Quant aux pénalités contre ces communes qui ne respectent pas le seuil des 20%, il conviendrait de les augmenter de manière importante et de consacrer ce budget au logement. Et bien, non, Madame Boutin nous a expliqué qu'elle croyait plus à la valeur pédagogique de la loi qu'à la sanction. Franchement, depuis 8 ans que la loi SRU a été voté, elle doit être la seule à attendre un pareil miracle !
La question du logement est une question grave. Elle a été déclarée par le gouvernement comme prioritaire. C'est une supercherie de plus. Madame Boutin a posé d'entrée de jeu le périmètre de son action : j'accepte toutes les propositions... si elles ne coûtent rien. En fait, l'Etat ne met pas un centime supplémentaire. Pire, les dernières nouvelles en provenance du ministère sont très inquiétantes : baisse des crédits d'engagement de programme de 30% et de la dotation de l'État au titre de la DSU, soit un manque à gagner pour la Ville de Saint-Nazaire de 1,7 millions d'euros si le projet va à terme.

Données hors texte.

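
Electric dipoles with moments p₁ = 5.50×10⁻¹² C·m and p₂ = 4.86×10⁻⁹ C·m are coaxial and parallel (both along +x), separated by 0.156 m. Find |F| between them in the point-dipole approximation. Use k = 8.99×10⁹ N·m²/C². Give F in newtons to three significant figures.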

Nous devons nous féliciter d'avoir mené depuis de longues années et de continuer à mener, coûte que coûte, contre vents et marées parfois, une politique offensive en faveur des ménages les plus concernés par le coût du logement, une politique ambitieuse en terme de construction de logement social. C'est notre fierté parce que c'est une politique qui porte nos valeurs de solidarité. Alors croyez-nous, nous ne sommes pas prêts d'arrêter.